Haenni works with 34 external managers in relationships characterised by a very low turnover.
“We are more patient with active strategies and less patient with passive strategies. In the active allocations we’ll wait and monitor allocations during market cycles and make decisions after 3-4 years. Passive is just replication and we are much more rapid in our decision making here.” He works hard to ensure CPEG’s costlier active strategies, exacerbated by low yields, do add value and that higher fees are covered by outperformance.
“There is a big pressure to reduce costs going forward,” he says.
CEPG also asks its managers to integrate its ESG strategies as the fund pursues a bold ambition to lead ESG investment amongst Swiss peers.
“We want to be a pioneer in Switzerland,” he says.
He fund recently carried out a carbon footprint of its listed securities, analysing 7000 companies covering 95 per cent of its equity book and 85 per cent of its bond portfolio. It has now followed up that footprinting with “direct action” to reduce its carbon footprint, says Haenni.
It will exclude coal producers from its investment universe and is exploring a dedicated green bond strategy given their increasingly attractive yields and diversification benefits.

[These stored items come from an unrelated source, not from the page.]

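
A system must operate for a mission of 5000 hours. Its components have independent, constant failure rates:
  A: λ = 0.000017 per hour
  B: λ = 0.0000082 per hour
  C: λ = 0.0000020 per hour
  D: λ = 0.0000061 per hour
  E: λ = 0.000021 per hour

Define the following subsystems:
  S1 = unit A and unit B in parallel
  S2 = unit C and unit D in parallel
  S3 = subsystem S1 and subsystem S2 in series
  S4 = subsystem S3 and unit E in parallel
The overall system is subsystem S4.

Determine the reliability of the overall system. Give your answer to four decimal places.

0.9996

R(A) = exp(−0.000017 × 5000) = 0.918512
R(B) = exp(−0.0000082 × 5000) = 0.959829
R(C) = exp(−0.0000020 × 5000) = 0.990050
R(D) = exp(−0.0000061 × 5000) = 0.969960
R(E) = exp(−0.000021 × 5000) = 0.900325
Parallel (A and B): 1 − (1 − 0.918512)(1 − 0.959829) = 0.996727
Parallel (C and D): 1 − (1 − 0.990050)(1 − 0.969960) = 0.999701
Series ([0.996727] and [0.999701]): 0.996727 × 0.999701 = 0.996429
Parallel ([0.996429] and E): 1 − (1 − 0.996429)(1 − 0.900325) = 0.9996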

He is finalizing analysis on any future portfolios size and says that once it is approved and signed off, CPEG will start a beauty contest, either investing in a fund or specific strategy. Elsewhere a new ALM study will also measure the carbon footprints of the different asset allocations.
“We are the first pension fund to perform a top down carbon footprint of our asset allocations” he enthuses.
The pension fund is also integrating ESG in the real estate allocation by improving energy efficiency in its properties and educating tenants on water and electricity usage. It is giving the portfolio an edge in an increasingly competitive market, particularly from insurance companies that have lower long-term returns, he says.
“It is becoming harder and harder to identify real estate projects that make sense in terms of expected return. Prices have gone up, the trend is going to continue and it has constrained our ability to build out this allocation. ESG integration is a way of putting effort into finding solutions in an asset that is richly priced across the board.”